# Men of PerC! Can you handle watching chick flicks with your girlfriend?



## badwolf (Jun 17, 2012)

If it's a romantic comedy, I'll probably be ok. If it's drama, probably not.


----------



## Zombie Devil Duckie (Apr 11, 2012)

Depends on the movie. 

-ZDD


----------



## Surreal Snake (Nov 17, 2009)

I don't mind the odd one but usually not my thing...With the right person of course.


----------



## Hollow Man (Aug 12, 2011)

Sometimes I like them actually, yet I think there's many bad ones too that I may not be interested in. 

Usually I like dialogue character-driven movies more than say action movies. Sometimes, "Chick flicks" fall especially under that category.


----------



## niss (Apr 25, 2010)

Of course I can do it. It may be boring, but many things in life are boring.
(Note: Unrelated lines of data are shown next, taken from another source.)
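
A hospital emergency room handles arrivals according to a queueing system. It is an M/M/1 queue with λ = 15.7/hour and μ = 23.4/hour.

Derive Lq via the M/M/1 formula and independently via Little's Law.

Method 1 (direct): Lq = λ²/(μ(μ-λ)) = 246.49/(23.4 × 7.70) = 1.3680

Method 2 (Little's Law):
W = 1/(μ-λ) = 1/7.70 = 0.12987
Wq = W - 1/μ = 0.12987 - 0.042735 = 0.087135
Lq = λWq = 15.7 × 0.087135 = 1.3680 ✔ (matches Method 1)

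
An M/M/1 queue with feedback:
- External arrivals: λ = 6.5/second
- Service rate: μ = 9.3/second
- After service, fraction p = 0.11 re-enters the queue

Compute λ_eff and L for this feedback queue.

Effective arrival rate: λ_eff = λ/(1-p) = 6.5/(1-0.11) = 6.5/0.89 = 7.3034
ρ = λ_eff/μ = 7.3034/9.3 = 0.78531
L = ρ/(1-ρ) = 0.78531/(1-0.78531) = 3.6579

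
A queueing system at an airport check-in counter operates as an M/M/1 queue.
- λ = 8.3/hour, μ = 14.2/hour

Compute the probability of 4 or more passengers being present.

ρ = λ/μ = 8.3/14.2 = 0.5845
P(N ≥ n) = ρⁿ
P(N ≥ 4) = 0.5845^4
P(N ≥ 4) = 0.1167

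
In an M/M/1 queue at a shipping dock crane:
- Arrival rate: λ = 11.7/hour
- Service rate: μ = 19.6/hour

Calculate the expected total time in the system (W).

First, compute utilization: ρ = λ/μ = 11.7/19.6 = 0.5969
For M/M/1: W = 1/(μ-λ)
W = 1/(19.6-11.7) = 1/7.90
W = 0.1266 hours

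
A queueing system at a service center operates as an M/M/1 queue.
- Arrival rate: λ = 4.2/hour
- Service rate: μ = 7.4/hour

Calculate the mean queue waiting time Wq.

First, compute utilization: ρ = λ/μ = 4.2/7.4 = 0.5676
For M/M/1: Wq = λ/(μ(μ-λ))
Wq = 4.2/(7.4 × (7.4-4.2))
Wq = 4.2/(7.4 × 3.20)
Wq = 0.1774 hours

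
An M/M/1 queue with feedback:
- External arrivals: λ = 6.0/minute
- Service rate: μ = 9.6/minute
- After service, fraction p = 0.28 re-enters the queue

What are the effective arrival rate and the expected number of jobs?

Effective arrival rate: λ_eff = λ/(1-p) = 6.0/(1-0.28) = 6.0/0.72 = 8.3333333
ρ = λ_eff/μ = 8.3333333/9.6 = 0.8680556
L = ρ/(1-ρ) = 0.8680556/(1-0.8680556) = 6.5789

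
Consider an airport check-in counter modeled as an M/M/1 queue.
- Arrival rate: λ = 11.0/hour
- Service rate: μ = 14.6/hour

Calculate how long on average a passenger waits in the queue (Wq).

First, compute utilization: ρ = λ/μ = 11.0/14.6 = 0.7534
For M/M/1: Wq = λ/(μ(μ-λ))
Wq = 11.0/(14.6 × (14.6-11.0))
Wq = 11.0/(14.6 × 3.60)
Wq = 0.2093 hours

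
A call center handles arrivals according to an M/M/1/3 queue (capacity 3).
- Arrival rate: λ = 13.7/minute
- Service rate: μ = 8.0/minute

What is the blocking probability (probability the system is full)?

ρ = λ/μ = 13.7/8.0 = 1.7125
P₀ = (1-ρ)/(1-ρ^(K+1)) = (1-1.7125)/(1-1.7125^4) = -0.7125/-7.6005 = 0.09374
P_K = P₀×ρ^K = 0.09374 × 1.7125^3 = 0.09374 × 5.0222 = 0.4708
Blocking probability = 47.08%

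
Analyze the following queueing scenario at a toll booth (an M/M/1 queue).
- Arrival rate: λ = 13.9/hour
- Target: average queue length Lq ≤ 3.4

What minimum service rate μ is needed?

For M/M/1: Lq = λ²/(μ(μ-λ))
Need Lq ≤ 3.4, i.e. μ(μ-λ) ≥ λ²/3.4
μ² - 13.9μ - 193.21/3.4 ≥ 0  →  μ² - 13.9μ - 56.82647 ≥ 0
Quadratic formula (positive root): μ = [λ + √(λ² + 4×56.82647)]/2
Discriminant: 193.21 + 4×56.82647 = 420.5159, √420.5159 = 20.50648
μ ≥ (13.9 + 20.50648)/2 = 17.2032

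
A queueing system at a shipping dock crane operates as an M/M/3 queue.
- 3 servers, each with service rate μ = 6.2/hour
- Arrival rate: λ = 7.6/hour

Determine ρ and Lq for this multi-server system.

Traffic intensity: ρ = λ/(cμ) = 7.6/(3×6.2) = 0.4086
Since ρ = 0.4086 < 1, system is stable.
Offered load a = λ/μ = cρ = 7.6/6.2 = 1.2258
P₀ = [ Σₙ₌₀^2 aⁿ/n! + a^3/(3!(1-ρ)) ]⁻¹
Σ = a^0/0! + a^1/1! + a^2/2! = 1.0000 + 1.2258 + 0.7513 = 2.9771
a^3/(3!(1-ρ)) = 1.8419/(6 × 0.5914) = 0.5191
P₀ = 1/(2.9771 + 0.5191) = 0.2860
Lq = P₀·a^3·ρ / (3!(1-ρ)²) = 0.2860 × 1.8419 × 0.4086 / (6 × 0.3498) = 0.1026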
Yes, if it is important to her, I'll watch a chick flick. I watched "Pride & Prejudice" with my daughter because she asked me to. Not my favorite thing, but not too bad, either.

I do draw the line at stupid stuff, though. Gratuitous sex, violence, are dumb and a real turn off. Horror or weirdness such as vampires, unicorns, or pixie dust won't keep my attention for long. Keep it real and I'm intrigued.


----------



## stargazing grasshopper (Oct 25, 2013)

I can easily handle an occasional chick flick at the theater, but mindless sitcoms that belittle men as idiotic incompetents are a no go.
I'd rather sit through a chick flick rather than watch Big Bang Theory depict a few nerdy guys as awkward socially inept wankers.


----------